There is no single data model now, and it's quite obvious that none of
the proposed single data models will meet all needs. For instance, many
people have expressed a positive desire to continue working with XPath
1.0 and XSLT 1.0, and ignore XQuery and XSLT 2. That's fine. They can
use the data model that suits them. In my own work, I routinely shift
data models, depending on what I'm doing. Sometimes I use an event
model. Sometimes I use any of several tree models. Sometimes I use plain
text. One data model does not fit all my needs, much less the needs of
the millions of developers out there.
> And what is the *evidence* that "XML interoperability is based on
> exchanging syntax"? As I see it, lots of DOM scripts work in multiple
> browsers, *all* XQuery-based integrations work off a representation of
> a data model that is independent of syntax, many "binary XML" formats
> are essentially serializations of the SAX event stream yet
> higher-level tools don't care ....
DOM in browsers is interoperable! Wow, that's a surprise. It's certainly
not been my experience. But even granting that, it's one small part of
the things people do with XML. It's no shock to say that all XQuery
implementations support the XQuery data model, but that's still just one
language and one data model. There are other languages and other data
models. Indeed in this very paragraph you've mentioned three different,
incompatible data models as examples of interoperability. each
interoperates only within its own domain. For instance, it's recently
become apparent to me that the DOM data model is missing pieces that the
XInclude data model depends on and which SAX does provide.

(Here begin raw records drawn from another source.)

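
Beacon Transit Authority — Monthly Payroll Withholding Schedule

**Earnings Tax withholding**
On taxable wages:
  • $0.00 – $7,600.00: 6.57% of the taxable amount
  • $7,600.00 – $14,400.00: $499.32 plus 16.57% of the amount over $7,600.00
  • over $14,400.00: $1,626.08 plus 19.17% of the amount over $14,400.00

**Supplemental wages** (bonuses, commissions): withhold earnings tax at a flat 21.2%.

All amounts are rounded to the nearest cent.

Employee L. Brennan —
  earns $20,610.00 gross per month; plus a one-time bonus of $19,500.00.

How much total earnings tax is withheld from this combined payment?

Earnings Tax: taxable = $20,610.00
  $1,626.08 + 19.17% × ($20,610.00 − $14,400.00) = $1,626.08 + 19.17% × $6,210.00 = $2,816.54
Supplemental (21.2% flat on bonus): 21.2% × $19,500.00 = $4,134.00
Total earnings tax: $2,816.54 + $4,134.00 = $6,950.54

$6,950.54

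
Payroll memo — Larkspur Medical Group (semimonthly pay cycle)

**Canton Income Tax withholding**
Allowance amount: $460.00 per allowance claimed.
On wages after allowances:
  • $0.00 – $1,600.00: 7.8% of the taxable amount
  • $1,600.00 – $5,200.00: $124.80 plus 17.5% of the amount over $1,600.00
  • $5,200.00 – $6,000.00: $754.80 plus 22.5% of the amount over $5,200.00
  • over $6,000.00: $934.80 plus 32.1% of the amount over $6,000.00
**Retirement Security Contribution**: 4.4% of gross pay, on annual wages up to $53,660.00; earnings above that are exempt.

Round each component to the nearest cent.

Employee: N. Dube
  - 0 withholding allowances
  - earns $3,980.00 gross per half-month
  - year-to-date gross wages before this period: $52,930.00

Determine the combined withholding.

$573.42

Canton Income Tax: taxable = $3,980.00
  $124.80 + 17.5% × ($3,980.00 − $1,600.00) = $124.80 + 17.5% × $2,380.00 = $541.30
Retirement Security Contribution: cap $53,660.00 − YTD $52,930.00 = $730.00 subject; 4.4% × $730.00 = $32.12
Total: $541.30 + $32.12 = $573.42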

> Nobody disputes that having a canonical bits on the wire format for
> XML is a Good Thing and is the interop definition of last resort. The
> disagreement is over whether that raw syntax is an appropriate
> representation for real-world programmers to work with directly. If
> anything, I'd argue that only a small subset of XML consumers (as
> opposed to authors) deal with it at the bits on the wire level, and
> many of them (such as RSS aggregator developers?) treat it as XML-ish
> tagged text rather than well-formed XML.
You're confusing layers here. Of course, everyone will use some data
model to process their XML. However, everyone will not use the same data
model. Each will choose the data model that meets their needs. Sometimes
this data model won't look anything like XML. Often, they'll have
several different layers of data models. Claiming that everybody must
use the same data model to process XML in order to achieve
interoperability is just as silly as claiming everyone must use the same
programming language. Data models are a local choice, not a global one.